Being a novice in the field of RNA-seq I've run into some trouble when going attempting to do transcript assembly from paired-end reads in a rather dense genome (a virus). The issue is that I'm only getting one transcript which spans almost the entire genome - a result which I find highly unlikely given previous annotations of the same genome.

In more detail, this is what I have done:

I have aligned the data using tophat, with the following command:

tophat2 --library-type fr-secondstrand -p 8  [my reference] [fastq1] [fastq2]

I then try to assemble the transcripts using cufflinks in this way:

cufflinks -p 8 --library-type fr-secondstrand --max-bundle-frags 2000000 --upper-quartile-norm [the sample bam]

I've been using the "--max-bundle-frags" option since I have a very high coverage in some of the samples. And the "--upper-quartile-norm" in hope that it would make the program more sensitive to low abundance transcripts.

This is where the trouble starts. First of all I get the following warning for the samples with fewer reads:

Warning: Using default Gaussian distribution due to insufficient paired-end reads in open ranges.  It is recommended that correct parameters (--frag-len-mean and --frag-len-std-dev) be provided.
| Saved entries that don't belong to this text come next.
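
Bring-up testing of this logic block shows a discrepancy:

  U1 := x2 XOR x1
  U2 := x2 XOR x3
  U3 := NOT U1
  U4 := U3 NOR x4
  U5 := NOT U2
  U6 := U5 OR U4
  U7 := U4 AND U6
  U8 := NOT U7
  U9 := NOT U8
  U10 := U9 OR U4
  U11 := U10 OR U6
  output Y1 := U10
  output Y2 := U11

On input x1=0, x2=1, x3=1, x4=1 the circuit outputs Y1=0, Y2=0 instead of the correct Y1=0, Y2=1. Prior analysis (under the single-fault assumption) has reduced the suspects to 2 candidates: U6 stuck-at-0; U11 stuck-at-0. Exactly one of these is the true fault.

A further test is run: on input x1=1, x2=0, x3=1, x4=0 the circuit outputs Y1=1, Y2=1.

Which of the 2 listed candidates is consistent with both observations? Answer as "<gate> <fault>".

Evaluate each candidate on input x1=1, x2=0, x3=1, x4=0:
  U6 stuck-at-0: U1=1, U2=1, U3=0, U4=1, U5=0, U6=0 [stuck-at-0], U7=0, U8=1, U9=0, U10=1, U11=1 → Y1=1, Y2=1 — matches
  U11 stuck-at-0: U1=1, U2=1, U3=0, U4=1, U5=0, U6=1, U7=1, U8=0, U9=1, U10=1, U11=0 [stuck-at-0] → Y1=1, Y2=0 — eliminated
Only U6 stuck-at-0 reproduces the observed Y1=1, Y2=1.

U6 stuck-at-0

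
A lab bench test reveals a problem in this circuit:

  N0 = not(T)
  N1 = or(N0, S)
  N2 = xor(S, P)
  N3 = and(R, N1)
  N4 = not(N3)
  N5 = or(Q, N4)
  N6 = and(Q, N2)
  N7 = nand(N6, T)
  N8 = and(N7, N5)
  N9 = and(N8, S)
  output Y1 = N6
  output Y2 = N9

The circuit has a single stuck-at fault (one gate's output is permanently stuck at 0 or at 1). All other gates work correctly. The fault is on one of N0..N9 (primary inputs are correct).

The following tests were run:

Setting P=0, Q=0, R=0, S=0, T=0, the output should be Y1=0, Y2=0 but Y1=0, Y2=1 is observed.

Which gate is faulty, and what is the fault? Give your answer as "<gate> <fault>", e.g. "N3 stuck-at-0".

N9 stuck-at-1

Fault-free values for test 1 (P=0, Q=0, R=0, S=0, T=0): N0=1, N1=1, N2=0, N3=0, N4=1, N5=1, N6=0, N7=1, N8=1, N9=0, giving Y1=0, Y2=0. Observed Y1=0, Y2=1.
Test 1: faults giving observed Y1=0, Y2=1 are {N9 stuck-at-1}.
Only N9 stuck-at-1 is consistent with every test.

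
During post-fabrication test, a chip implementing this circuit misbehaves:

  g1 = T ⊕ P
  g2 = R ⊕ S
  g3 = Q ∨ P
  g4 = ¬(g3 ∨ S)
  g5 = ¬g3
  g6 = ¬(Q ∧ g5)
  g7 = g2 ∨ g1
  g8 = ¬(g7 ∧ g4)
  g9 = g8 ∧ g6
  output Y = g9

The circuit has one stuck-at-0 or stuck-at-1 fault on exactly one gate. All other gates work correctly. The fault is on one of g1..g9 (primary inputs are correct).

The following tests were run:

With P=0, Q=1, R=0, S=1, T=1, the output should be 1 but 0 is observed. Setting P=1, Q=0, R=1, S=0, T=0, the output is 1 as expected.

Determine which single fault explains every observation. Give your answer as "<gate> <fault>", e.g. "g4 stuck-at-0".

Fault-free values for test 1 (P=0, Q=1, R=0, S=1, T=1): g1=1, g2=1, g3=1, g4=0, g5=0, g6=1, g7=1, g8=1, g9=1, giving Y=1. Observed 0.
Test 1: faults giving observed 0 are {g3 stuck-at-0, g4 stuck-at-1, g5 stuck-at-1, g6 stuck-at-0, g8 stuck-at-0, g9 stuck-at-0}.
Test 2 (P=1, Q=0, R=1, S=0, T=0): fault-free g1=1, g2=1, g3=1, g4=0, g5=0, g6=1, g7=1, g8=1, g9=1 → 1; observed 1. Eliminates g3 stuck-at-0, g4 stuck-at-1, g6 stuck-at-0, g8 stuck-at-0, g9 stuck-at-0.
Only g5 stuck-at-1 is consistent with every test.

g5 stuck-at-1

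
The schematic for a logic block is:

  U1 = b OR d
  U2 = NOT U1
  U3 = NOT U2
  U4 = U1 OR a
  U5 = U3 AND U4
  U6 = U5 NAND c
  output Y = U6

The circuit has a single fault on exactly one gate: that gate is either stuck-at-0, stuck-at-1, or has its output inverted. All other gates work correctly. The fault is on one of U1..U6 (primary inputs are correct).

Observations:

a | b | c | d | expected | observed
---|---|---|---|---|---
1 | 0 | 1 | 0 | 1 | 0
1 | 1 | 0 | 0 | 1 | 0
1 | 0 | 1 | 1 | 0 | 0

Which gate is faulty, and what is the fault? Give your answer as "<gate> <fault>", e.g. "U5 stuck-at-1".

U6 stuck-at-0

Fault-free values for test 1 (a=1, b=0, c=1, d=0): U1=0, U2=1, U3=0, U4=1, U5=0, U6=1, giving Y=1. Observed 0.
Test 1: faults giving observed 0 are {U1 stuck-at-1, U1 inverted output, U2 stuck-at-0, U2 inverted output, U3 stuck-at-1, U3 inverted output, U5 stuck-at-1, U5 inverted output, U6 stuck-at-0, U6 inverted output}.
Test 2 (a=1, b=1, c=0, d=0): fault-free U1=1, U2=0, U3=1, U4=1, U5=1, U6=1 → 1; observed 0. Eliminates U1 stuck-at-1, U1 inverted output, U2 stuck-at-0, U2 inverted output, U3 stuck-at-1, U3 inverted output, U5 stuck-at-1, U5 inverted output.
Test 3 (a=1, b=0, c=1, d=1): fault-free U1=1, U2=0, U3=1, U4=1, U5=1, U6=0 → 0; observed 0. Eliminates U6 inverted output.
Only U6 stuck-at-0 is consistent with every test.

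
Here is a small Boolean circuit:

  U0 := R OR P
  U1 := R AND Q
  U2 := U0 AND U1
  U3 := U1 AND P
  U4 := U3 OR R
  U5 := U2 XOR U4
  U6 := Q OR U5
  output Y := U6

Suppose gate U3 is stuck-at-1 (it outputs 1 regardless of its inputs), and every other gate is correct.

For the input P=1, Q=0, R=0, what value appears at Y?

1

Propagate with U3 forced: U0=1, U1=0, U2=0, U3=1 [stuck-at-1], U4=1, U5=1, U6=1.
So Y = 1. (Without the fault it would be 0.)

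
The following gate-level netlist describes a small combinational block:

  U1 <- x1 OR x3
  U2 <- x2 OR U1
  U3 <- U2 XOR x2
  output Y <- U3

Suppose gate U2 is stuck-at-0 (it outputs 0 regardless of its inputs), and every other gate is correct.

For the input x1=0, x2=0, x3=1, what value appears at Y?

0

Propagate with U2 forced: U1=1, U2=0 [stuck-at-0], U3=0.
So Y = 0. (Without the fault it would be 1.)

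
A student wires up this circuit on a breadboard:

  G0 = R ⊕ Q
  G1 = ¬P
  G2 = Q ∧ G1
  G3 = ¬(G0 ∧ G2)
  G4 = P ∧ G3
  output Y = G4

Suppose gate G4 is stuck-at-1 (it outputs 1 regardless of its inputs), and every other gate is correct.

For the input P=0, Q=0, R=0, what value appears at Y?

Propagate with G4 forced: G0=0, G1=1, G2=0, G3=1, G4=1 [stuck-at-1].
So Y = 1. (Without the fault it would be 0.)

1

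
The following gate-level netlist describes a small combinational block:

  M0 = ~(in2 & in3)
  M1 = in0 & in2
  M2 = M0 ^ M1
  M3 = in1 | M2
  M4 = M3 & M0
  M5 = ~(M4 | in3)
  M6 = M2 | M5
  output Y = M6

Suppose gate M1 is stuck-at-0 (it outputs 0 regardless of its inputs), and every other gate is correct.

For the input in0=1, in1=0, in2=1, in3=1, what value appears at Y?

Propagate with M1 forced: M0=0, M1=0 [stuck-at-0], M2=0, M3=0, M4=0, M5=0, M6=0.
So Y = 0. (Without the fault it would be 1.)

0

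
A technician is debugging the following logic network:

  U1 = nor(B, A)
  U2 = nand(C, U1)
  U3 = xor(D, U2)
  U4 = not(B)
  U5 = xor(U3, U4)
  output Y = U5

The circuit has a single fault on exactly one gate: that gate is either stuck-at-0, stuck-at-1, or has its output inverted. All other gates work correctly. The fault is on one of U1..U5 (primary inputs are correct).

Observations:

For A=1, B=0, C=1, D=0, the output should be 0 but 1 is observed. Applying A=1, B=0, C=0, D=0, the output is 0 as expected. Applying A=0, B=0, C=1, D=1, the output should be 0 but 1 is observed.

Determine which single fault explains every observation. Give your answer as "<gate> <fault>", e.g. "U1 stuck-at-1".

Fault-free values for test 1 (A=1, B=0, C=1, D=0): U1=0, U2=1, U3=1, U4=1, U5=0, giving Y=0. Observed 1.
Test 1: faults giving observed 1 are {U1 stuck-at-1, U1 inverted output, U2 stuck-at-0, U2 inverted output, U3 stuck-at-0, U3 inverted output, U4 stuck-at-0, U4 inverted output, U5 stuck-at-1, U5 inverted output}.
Test 2 (A=1, B=0, C=0, D=0): fault-free U1=0, U2=1, U3=1, U4=1, U5=0 → 0; observed 0. Eliminates U2 stuck-at-0, U2 inverted output, U3 stuck-at-0, U3 inverted output, U4 stuck-at-0, U4 inverted output, U5 stuck-at-1, U5 inverted output.
Test 3 (A=0, B=0, C=1, D=1): fault-free U1=1, U2=0, U3=1, U4=1, U5=0 → 0; observed 1. Eliminates U1 stuck-at-1.
Only U1 inverted output is consistent with every test.

U1 inverted output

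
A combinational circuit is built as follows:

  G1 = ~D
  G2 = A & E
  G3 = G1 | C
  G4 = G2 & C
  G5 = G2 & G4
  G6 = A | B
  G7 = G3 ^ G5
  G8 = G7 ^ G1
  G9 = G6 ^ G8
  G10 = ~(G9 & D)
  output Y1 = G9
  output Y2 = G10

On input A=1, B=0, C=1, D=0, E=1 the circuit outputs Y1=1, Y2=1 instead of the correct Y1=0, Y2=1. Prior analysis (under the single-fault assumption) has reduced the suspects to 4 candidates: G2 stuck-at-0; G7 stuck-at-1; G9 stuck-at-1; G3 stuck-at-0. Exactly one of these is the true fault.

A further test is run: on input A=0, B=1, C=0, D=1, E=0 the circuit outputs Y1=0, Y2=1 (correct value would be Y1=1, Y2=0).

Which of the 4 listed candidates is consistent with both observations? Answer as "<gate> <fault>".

Evaluate each candidate on input A=0, B=1, C=0, D=1, E=0:
  G2 stuck-at-0: G1=0, G2=0 [stuck-at-0], G3=0, G4=0, G5=0, G6=1, G7=0, G8=0, G9=1, G10=0 → Y1=1, Y2=0 — eliminated
  G7 stuck-at-1: G1=0, G2=0, G3=0, G4=0, G5=0, G6=1, G7=1 [stuck-at-1], G8=1, G9=0, G10=1 → Y1=0, Y2=1 — matches
  G9 stuck-at-1: G1=0, G2=0, G3=0, G4=0, G5=0, G6=1, G7=0, G8=0, G9=1 [stuck-at-1], G10=0 → Y1=1, Y2=0 — eliminated
  G3 stuck-at-0: G1=0, G2=0, G3=0 [stuck-at-0], G4=0, G5=0, G6=1, G7=0, G8=0, G9=1, G10=0 → Y1=1, Y2=0 — eliminated
Only G7 stuck-at-1 reproduces the observed Y1=0, Y2=1.

G7 stuck-at-1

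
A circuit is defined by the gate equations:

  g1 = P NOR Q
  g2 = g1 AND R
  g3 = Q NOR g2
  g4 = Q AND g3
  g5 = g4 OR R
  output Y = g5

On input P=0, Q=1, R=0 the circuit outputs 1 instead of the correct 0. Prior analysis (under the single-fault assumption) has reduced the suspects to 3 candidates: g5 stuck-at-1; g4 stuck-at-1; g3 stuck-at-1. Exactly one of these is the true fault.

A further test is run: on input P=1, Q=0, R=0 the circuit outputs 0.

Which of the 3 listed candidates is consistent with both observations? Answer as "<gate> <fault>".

g3 stuck-at-1

Evaluate each candidate on input P=1, Q=0, R=0:
  g5 stuck-at-1: g1=0, g2=0, g3=1, g4=0, g5=1 [stuck-at-1] → 1 — eliminated
  g4 stuck-at-1: g1=0, g2=0, g3=1, g4=1 [stuck-at-1], g5=1 → 1 — eliminated
  g3 stuck-at-1: g1=0, g2=0, g3=1 [stuck-at-1], g4=0, g5=0 → 0 — matches
Only g3 stuck-at-1 reproduces the observed 0.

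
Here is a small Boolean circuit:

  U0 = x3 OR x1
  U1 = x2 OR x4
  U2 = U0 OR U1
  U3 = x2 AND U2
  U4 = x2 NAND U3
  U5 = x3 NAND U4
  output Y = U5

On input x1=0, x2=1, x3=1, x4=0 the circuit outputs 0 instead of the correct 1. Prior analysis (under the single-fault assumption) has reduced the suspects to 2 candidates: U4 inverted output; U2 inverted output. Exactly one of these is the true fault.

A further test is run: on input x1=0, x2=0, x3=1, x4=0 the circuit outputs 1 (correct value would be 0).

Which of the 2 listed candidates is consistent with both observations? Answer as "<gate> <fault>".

U4 inverted output

Evaluate each candidate on input x1=0, x2=0, x3=1, x4=0:
  U4 inverted output: U0=1, U1=0, U2=1, U3=0, U4=0 [inverted output], U5=1 → 1 — matches
  U2 inverted output: U0=1, U1=0, U2=0 [inverted output], U3=0, U4=1, U5=0 → 0 — eliminated
Only U4 inverted output reproduces the observed 1.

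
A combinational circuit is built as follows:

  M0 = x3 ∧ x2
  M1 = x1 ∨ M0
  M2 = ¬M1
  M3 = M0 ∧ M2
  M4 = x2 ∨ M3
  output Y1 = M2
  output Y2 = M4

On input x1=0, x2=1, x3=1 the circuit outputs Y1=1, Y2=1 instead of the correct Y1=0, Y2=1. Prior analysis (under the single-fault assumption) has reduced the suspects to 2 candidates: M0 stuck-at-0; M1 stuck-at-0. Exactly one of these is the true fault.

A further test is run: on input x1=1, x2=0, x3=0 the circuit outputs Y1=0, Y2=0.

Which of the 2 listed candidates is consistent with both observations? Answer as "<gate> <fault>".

Evaluate each candidate on input x1=1, x2=0, x3=0:
  M0 stuck-at-0: M0=0 [stuck-at-0], M1=1, M2=0, M3=0, M4=0 → Y1=0, Y2=0 — matches
  M1 stuck-at-0: M0=0, M1=0 [stuck-at-0], M2=1, M3=0, M4=0 → Y1=1, Y2=0 — eliminated
Only M0 stuck-at-0 reproduces the observed Y1=0, Y2=0.

M0 stuck-at-0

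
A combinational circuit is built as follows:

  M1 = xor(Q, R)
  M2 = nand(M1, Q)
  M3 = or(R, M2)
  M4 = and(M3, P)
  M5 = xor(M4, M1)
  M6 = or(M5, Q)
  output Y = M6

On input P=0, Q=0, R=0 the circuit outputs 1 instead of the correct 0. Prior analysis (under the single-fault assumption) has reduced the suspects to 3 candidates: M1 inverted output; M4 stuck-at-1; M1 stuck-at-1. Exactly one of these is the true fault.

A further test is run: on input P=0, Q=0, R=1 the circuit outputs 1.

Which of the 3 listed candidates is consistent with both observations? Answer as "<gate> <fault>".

M1 stuck-at-1

Evaluate each candidate on input P=0, Q=0, R=1:
  M1 inverted output: M1=0 [inverted output], M2=1, M3=1, M4=0, M5=0, M6=0 → 0 — eliminated
  M4 stuck-at-1: M1=1, M2=1, M3=1, M4=1 [stuck-at-1], M5=0, M6=0 → 0 — eliminated
  M1 stuck-at-1: M1=1 [stuck-at-1], M2=1, M3=1, M4=0, M5=1, M6=1 → 1 — matches
Only M1 stuck-at-1 reproduces the observed 1.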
However, setting the recommended --frag-len-mean does not work, as this is now a option only allowed for unpaired reads. Hoping that this would work anyway, I still checked the results.

This is where I discover that I only find one transcript for most of the samples. In some cases I get no transcripts at all. My intuition is that this is caused be the genome being very dense, which leads to problems for the program to correctly identify where one transcript end and another one begins. However, this might not be right at all. :)

Another thing that I think might be causing the trouble is the relatively low number or reads in some of the samples. The number of mapped reads ranges from 16819 to 42077004, yielding a coverage between ca. < 60 X to 3561 X.

So, to try to summarize I'm looking for information relating to these points:

• What is the minimum recommended coverage needed to be able to resolve transcripts?
• Are there any specific things to take into account when assembling transcripts from a dense genome?
• How serious is the warning about "Using default Gaussian distribution"? And what problems might this cause downstream?

Of course any other information that might help, other than the points above, would be highly welcome. Sorry about the slightly lengthy post, but I wanted to try to get as much information as possible in here, since I'm not experienced enough in this field to be more precise in my question.

(Cross posted here: http://biosupport.se/questions/154/transcript-assembly-in-dense-genome-using-cufflinks)

About transcript assembly from dense genome: do you have gene overlaps? Cufflinks will combine transcripts if overlaps are present.

Another point is if your virus express one big mRNA and then splice in several transcripts (some virus do). Maybe you can plot your genome coverage to see if you are covering 100% of the genome, if yes, cufflinks is working fine and you need other tricks to assemble your transcripts.

It might be useful to visualize the mappings (the bam files) on a GBrowse or JBrowse instance to verify that cufflinks is right, plus I find it incredibly useful to look at all possible models for a given gene.